As $\sqrt{n}(\overline X_n - \mu) \rightarrow Z$ in distribution and $\frac{1}{\sqrt{n}} \to 0$ hence by Slutsky's theorem we have $\frac{1}{\sqrt{n}}\sqrt{n}(\overline X_n - \mu) \rightarrow Z \cdot 0$ and $\overline X_n - \mu \to 0$ in distribution. As it is convergence in distribution to $const$ then $\overline X_n - \mu \to 0$ in probability. Hence $\overline X_n \to \mu $ in probability.

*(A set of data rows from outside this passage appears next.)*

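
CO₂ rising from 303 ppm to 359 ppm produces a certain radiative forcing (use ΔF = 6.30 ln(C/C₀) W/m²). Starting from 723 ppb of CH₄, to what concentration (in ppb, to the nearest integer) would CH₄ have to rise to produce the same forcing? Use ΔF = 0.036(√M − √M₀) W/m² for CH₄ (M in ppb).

M ≈ 3200 ppb

CO₂ forcing: 6.30 × ln(359/303) = 6.30 × 0.169590 = 1.06842 W/m².
Set 0.036(√M − √723) = 1.06842: √M = 1.06842/0.036 + √723 = 29.6783 + 26.8887 = 56.5670.
M = (56.5670)² = 3199.83 ppb.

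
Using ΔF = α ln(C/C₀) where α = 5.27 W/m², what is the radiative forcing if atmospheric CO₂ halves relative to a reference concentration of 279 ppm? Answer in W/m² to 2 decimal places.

Because the forcing depends only on the ratio C/C₀, the initial concentration does not enter.
ΔF = 5.27 × ln(0.5) = 5.27 × -0.69315 = -3.6529 W/m².

ΔF = -3.65 W/m²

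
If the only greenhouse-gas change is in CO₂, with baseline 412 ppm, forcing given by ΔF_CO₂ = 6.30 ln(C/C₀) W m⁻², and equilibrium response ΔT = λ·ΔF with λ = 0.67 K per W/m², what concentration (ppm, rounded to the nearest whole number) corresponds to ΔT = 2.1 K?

C ≈ 678 ppm

Required forcing: ΔF = ΔT/λ = 2.1/0.67 = 3.1343 W/m².
Then ln(C/412) = ΔF/6.30 = 3.1343/6.30 = 0.49751.
So C = 412 × e^0.49751 = 412 × 1.64462 = 677.58 ppm.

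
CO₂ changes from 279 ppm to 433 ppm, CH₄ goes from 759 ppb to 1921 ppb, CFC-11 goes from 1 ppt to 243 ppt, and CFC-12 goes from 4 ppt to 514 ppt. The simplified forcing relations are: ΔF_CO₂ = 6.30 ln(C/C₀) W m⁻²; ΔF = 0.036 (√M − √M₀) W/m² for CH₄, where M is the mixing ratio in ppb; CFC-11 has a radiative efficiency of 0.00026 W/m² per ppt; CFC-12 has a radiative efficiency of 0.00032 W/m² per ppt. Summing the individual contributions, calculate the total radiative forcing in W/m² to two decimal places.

CO₂: 6.30 × ln(433/279) = 6.30 × ln(1.55197) = 6.30 × 0.43953 = 2.7690 W/m².
CH₄: 0.036 × (√1921 − √759) = 0.036 × (43.8292 − 27.5500) = 0.036 × 16.2792 = 0.5861 W/m².
CFC-11: ΔF = 0.00026 × (243 − 1) = 0.00026 × 242 = 0.0629 W/m².
CFC-12: ΔF = 0.00032 × (514 − 4) = 0.00032 × 510 = 0.1632 W/m².
Total ΔF = 2.7690 + 0.5861 + 0.0629 + 0.1632 = 3.5812 W/m².

ΔF = 3.58 W/m²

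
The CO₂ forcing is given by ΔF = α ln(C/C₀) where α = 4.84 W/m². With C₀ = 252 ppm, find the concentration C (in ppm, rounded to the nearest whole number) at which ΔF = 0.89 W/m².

C ≈ 303 ppm

Set 4.84 ln(C/252) = 0.89, so ln(C/252) = 0.89/4.84 = 0.18388.
Then C/252 = e^0.18388 = 1.20187, giving C = 252 × 1.20187 = 302.87 ppm.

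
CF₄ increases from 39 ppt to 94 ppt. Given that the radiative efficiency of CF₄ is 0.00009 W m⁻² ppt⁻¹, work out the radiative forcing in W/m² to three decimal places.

ΔF = 0.005 W/m²

CF₄: ΔF = 0.00009 × (94 − 39) = 0.00009 × 55 = 0.0050 W/m².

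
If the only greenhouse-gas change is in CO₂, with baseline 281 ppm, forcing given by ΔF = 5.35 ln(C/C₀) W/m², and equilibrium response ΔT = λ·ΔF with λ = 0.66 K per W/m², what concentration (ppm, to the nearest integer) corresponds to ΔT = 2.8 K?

Required forcing: ΔF = ΔT/λ = 2.8/0.66 = 4.2424 W/m².
Then ln(C/281) = ΔF/5.35 = 4.2424/5.35 = 0.79297.
So C = 281 × e^0.79297 = 281 × 2.20995 = 621.00 ppm.

C ≈ 621 ppm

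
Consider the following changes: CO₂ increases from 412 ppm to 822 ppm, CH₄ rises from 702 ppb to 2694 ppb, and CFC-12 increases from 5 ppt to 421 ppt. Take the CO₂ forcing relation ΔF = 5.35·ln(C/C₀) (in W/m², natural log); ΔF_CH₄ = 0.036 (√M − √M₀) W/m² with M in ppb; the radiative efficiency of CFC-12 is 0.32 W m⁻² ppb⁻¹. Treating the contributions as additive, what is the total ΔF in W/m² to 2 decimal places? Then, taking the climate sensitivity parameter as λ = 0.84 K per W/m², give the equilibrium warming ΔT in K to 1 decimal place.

CO₂: 5.35 × ln(822/412) = 5.35 × ln(1.99515) = 5.35 × 0.69072 = 3.6954 W/m².
CH₄: 0.036 × (√2694 − √702) = 0.036 × (51.9038 − 26.4953) = 0.036 × 25.4085 = 0.9147 W/m².
CFC-12: Δ = 421 − 5 = 416 ppt = 0.416 ppb; ΔF = 0.32 × 0.416 = 0.1331 W/m².
Total ΔF = 3.6954 + 0.9147 + 0.1331 = 4.7432 W/m².
ΔT = λ ΔF = 0.84 × 4.74 = 3.9816 K.

ΔF = 4.74 W/m²; ΔT = 4.0 K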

From S.L.L.N. we have $\overline X_n \to EX_1$ a.s. Thus $\overline X_n \to EX_1$ in probability.
As $\overline X_n \to \mu $ in probability and $\overline X_n \to EX_1$ in probability we get that $\mu = EX_1$.

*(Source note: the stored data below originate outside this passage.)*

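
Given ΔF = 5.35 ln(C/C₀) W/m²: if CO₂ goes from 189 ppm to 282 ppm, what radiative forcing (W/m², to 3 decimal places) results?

ΔF = 2.141 W/m²

CO₂ absorption bands are partially saturated, so forcing scales with the logarithm of the concentration ratio.
CO₂: 5.35 × ln(282/189) = 5.35 × ln(1.49206) = 5.35 × 0.40016 = 2.1409 W/m².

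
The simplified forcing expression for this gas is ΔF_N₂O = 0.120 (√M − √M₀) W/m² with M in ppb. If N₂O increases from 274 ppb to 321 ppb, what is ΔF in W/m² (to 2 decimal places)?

N₂O: 0.120 × (√321 − √274) = 0.120 × (17.9165 − 16.5529) = 0.120 × 1.3636 = 0.1636 W/m².

ΔF = 0.16 W/m²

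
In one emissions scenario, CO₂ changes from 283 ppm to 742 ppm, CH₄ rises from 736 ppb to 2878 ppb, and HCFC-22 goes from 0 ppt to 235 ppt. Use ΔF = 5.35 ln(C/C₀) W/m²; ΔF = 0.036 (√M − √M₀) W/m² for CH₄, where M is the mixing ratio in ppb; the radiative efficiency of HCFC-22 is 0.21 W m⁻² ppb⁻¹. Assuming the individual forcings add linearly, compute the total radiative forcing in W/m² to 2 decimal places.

ΔF = 6.16 W/m²

CO₂: 5.35 × ln(742/283) = 5.35 × ln(2.62191) = 5.35 × 0.96390 = 5.1569 W/m².
CH₄: 0.036 × (√2878 − √736) = 0.036 × (53.6470 − 27.1293) = 0.036 × 26.5177 = 0.9546 W/m².
HCFC-22: Δ = 235 − 0 = 235 ppt = 0.235 ppb; ΔF = 0.21 × 0.235 = 0.0494 W/m².
Total ΔF = 5.1569 + 0.9546 + 0.0494 = 6.1609 W/m².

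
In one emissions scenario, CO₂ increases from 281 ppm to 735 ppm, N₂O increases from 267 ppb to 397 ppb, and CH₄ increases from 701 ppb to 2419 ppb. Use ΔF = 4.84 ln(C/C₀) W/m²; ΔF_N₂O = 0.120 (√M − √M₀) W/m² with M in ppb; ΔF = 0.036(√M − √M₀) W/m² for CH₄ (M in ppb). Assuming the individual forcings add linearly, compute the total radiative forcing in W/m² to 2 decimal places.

CO₂: 4.84 × ln(735/281) = 4.84 × ln(2.61566) = 4.84 × 0.96152 = 4.6538 W/m².
N₂O: 0.120 × (√397 − √267) = 0.120 × (19.9249 − 16.3401) = 0.120 × 3.5848 = 0.4302 W/m².
CH₄: 0.036 × (√2419 − √701) = 0.036 × (49.1833 − 26.4764) = 0.036 × 22.7069 = 0.8174 W/m².
Total ΔF = 4.6538 + 0.4302 + 0.8174 = 5.9014 W/m².

ΔF = 5.90 W/m²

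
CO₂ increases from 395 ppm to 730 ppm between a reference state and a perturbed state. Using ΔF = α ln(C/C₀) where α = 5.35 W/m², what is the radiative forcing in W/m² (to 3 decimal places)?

CO₂: 5.35 × ln(730/395) = 5.35 × ln(1.84810) = 5.35 × 0.61416 = 3.2858 W/m².

ΔF = 3.286 W/m²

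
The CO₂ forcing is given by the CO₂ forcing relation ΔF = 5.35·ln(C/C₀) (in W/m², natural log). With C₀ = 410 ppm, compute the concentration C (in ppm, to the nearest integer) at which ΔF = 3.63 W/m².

Set 5.35 ln(C/410) = 3.63, so ln(C/410) = 3.63/5.35 = 0.67850.
Then C/410 = e^0.67850 = 1.97092, giving C = 410 × 1.97092 = 808.08 ppm.

C ≈ 808 ppm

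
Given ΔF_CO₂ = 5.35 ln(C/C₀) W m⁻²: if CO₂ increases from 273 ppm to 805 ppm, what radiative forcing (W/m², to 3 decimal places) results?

ΔF = 5.785 W/m²

CO₂: 5.35 × ln(805/273) = 5.35 × ln(2.94872) = 5.35 × 1.08137 = 5.7853 W/m².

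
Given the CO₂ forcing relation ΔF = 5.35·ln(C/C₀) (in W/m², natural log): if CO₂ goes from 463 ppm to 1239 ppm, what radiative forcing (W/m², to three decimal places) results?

CO₂: 5.35 × ln(1239/463) = 5.35 × ln(2.67603) = 5.35 × 0.98433 = 5.2662 W/m².

ΔF = 5.266 W/m²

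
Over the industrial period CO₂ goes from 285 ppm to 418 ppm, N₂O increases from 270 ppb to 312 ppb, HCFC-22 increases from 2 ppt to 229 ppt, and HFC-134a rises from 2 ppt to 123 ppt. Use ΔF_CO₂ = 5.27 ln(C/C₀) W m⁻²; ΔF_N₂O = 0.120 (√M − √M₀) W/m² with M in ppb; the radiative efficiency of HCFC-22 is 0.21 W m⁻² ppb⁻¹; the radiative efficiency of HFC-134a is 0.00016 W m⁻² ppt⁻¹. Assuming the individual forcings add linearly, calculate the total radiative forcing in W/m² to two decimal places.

CO₂: 5.27 × ln(418/285) = 5.27 × ln(1.46667) = 5.27 × 0.38299 = 2.0184 W/m².
N₂O: 0.120 × (√312 − √270) = 0.120 × (17.6635 − 16.4317) = 0.120 × 1.2318 = 0.1478 W/m².
HCFC-22: Δ = 229 − 2 = 227 ppt = 0.227 ppb; ΔF = 0.21 × 0.227 = 0.0477 W/m².
HFC-134a: ΔF = 0.00016 × (123 − 2) = 0.00016 × 121 = 0.0194 W/m².
Total ΔF = 2.0184 + 0.1478 + 0.0477 + 0.0194 = 2.2333 W/m².

ΔF = 2.23 W/m²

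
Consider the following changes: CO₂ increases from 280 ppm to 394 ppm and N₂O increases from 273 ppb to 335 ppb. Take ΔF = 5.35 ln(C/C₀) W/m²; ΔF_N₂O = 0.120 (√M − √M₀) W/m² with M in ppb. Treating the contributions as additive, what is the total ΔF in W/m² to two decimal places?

ΔF = 2.04 W/m²

CO₂: 5.35 × ln(394/280) = 5.35 × ln(1.40714) = 5.35 × 0.34156 = 1.8273 W/m².
N₂O: 0.120 × (√335 − √273) = 0.120 × (18.3030 − 16.5227) = 0.120 × 1.7803 = 0.2136 W/m².
Total ΔF = 1.8273 + 0.2136 = 2.0409 W/m².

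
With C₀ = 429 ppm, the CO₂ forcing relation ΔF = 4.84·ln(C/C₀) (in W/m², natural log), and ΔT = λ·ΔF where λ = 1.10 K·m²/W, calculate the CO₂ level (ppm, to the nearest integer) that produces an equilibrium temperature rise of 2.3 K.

C ≈ 661 ppm

Required forcing: ΔF = ΔT/λ = 2.3/1.10 = 2.0909 W/m².
Then ln(C/429) = ΔF/4.84 = 2.0909/4.84 = 0.43200.
So C = 429 × e^0.43200 = 429 × 1.54034 = 660.81 ppm.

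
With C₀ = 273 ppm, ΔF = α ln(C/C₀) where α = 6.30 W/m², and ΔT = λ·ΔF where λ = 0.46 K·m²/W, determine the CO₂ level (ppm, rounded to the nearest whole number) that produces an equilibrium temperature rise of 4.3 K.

C ≈ 1204 ppm

Required forcing: ΔF = ΔT/λ = 4.3/0.46 = 9.3478 W/m².
Then ln(C/273) = ΔF/6.30 = 9.3478/6.30 = 1.48378.
So C = 273 × e^1.48378 = 273 × 4.40958 = 1203.82 ppm.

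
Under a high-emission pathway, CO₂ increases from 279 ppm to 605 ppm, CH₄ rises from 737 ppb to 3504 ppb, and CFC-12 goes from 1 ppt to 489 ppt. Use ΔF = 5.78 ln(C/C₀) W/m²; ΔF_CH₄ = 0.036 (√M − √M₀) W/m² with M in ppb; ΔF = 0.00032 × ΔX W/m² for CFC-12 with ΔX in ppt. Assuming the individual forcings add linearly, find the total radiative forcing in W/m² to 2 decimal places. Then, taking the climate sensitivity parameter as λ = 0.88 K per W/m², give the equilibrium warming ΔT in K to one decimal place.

CO₂: 5.78 × ln(605/279) = 5.78 × ln(2.16846) = 5.78 × 0.77402 = 4.4738 W/m².
CH₄: 0.036 × (√3504 − √737) = 0.036 × (59.1946 − 27.1477) = 0.036 × 32.0469 = 1.1537 W/m².
CFC-12: ΔF = 0.00032 × (489 − 1) = 0.00032 × 488 = 0.1562 W/m².
Total ΔF = 4.4738 + 1.1537 + 0.1562 = 5.7837 W/m².
ΔT = λ ΔF = 0.88 × 5.78 = 5.0864 K.

ΔF = 5.78 W/m²; ΔT = 5.1 K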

As $\overline X_n \to EX_1$ a.s. and $\mu = EX_1$. we get that $\overline X_n \to \mu$ a.s.
I'm working under the impression that $\overline{X}_{n} = n^{-1} \sum_{j = 1}^{n} X_{j}$.
Claim: Assume $\{X_{n}\}_{n \in \mathbb{N}}$ are i.i.d. random variables, $\mathbb{E}(|X_{1}|) < \infty$, and $Z$ is a random variable with $\mathbb{P}\{|Z| < \infty\} = 1$. Let $\mu \in \mathbb{R}$. If $\sqrt{n}(\overline{X}_{n} - \mu) \to Z$ in law, then $\mu = \mathbb{E}(X_{1})$.
As a consequence of the claim, the strong law of large numbers implies $\overline{X}_{n} \to \mu$.
Proof of the claim: By the strong law of large numbers and Egoroff's Theorem, there is an $\omega : [0,\infty) \to [0,\infty)$ and an event $\mathcal{C}$ such that $\mathbb{P}(\mathcal{C}) \geq 1/2$, $\lim_{\delta \to 0^{+}} \omega(\delta) = 0$, and \begin{equation*} |\overline{X}_{n} - \mathbb{E}(X_{1})| \leq \omega(n^{-1}) \quad \text{on} \, \, \mathcal{C}. \end{equation*}
At the same time, since $\mathbb{P}\{Z < \infty\} = 1$, Prokhorov's Theorem implies that there is an $M > 0$ such that \begin{equation*} \mathbb{P}\{|\sqrt{n}(\overline{X}_{n} - \mu)| \geq M \} \leq 1/4. \end{equation*}
It follows that, for each $n \in \mathbb{N}$, $\mathbb{P}(\{|\sqrt{n}(\overline{X}_{n} - \mu)| < M\} \cap \mathcal{C}) > 0$. On that event, we have \begin{equation*} \sqrt{n}(\mathbb{E}(X_{1}) - \mu) \leq \sqrt{n} \omega(n^{-1}) + \sqrt{n}(\overline{X}_{n} - \mu) \leq \sqrt{n} \omega(n^{-1}) + M. \end{equation*}
Since the extreme sides of the inequality are constants, we deduce that, for each $n \in \mathbb{N}$, \begin{equation*} \mathbb{E}(X_{1}) - \mu \leq \omega(n^{-1}) + M n^{-\frac{1}{2}}. \end{equation*} Sending $n \to \infty$, we find $\mathbb{E}(X_{1}) \leq \mu$.
A similar argument shows that $\mathbb{E}(X_{1}) \geq \mu$.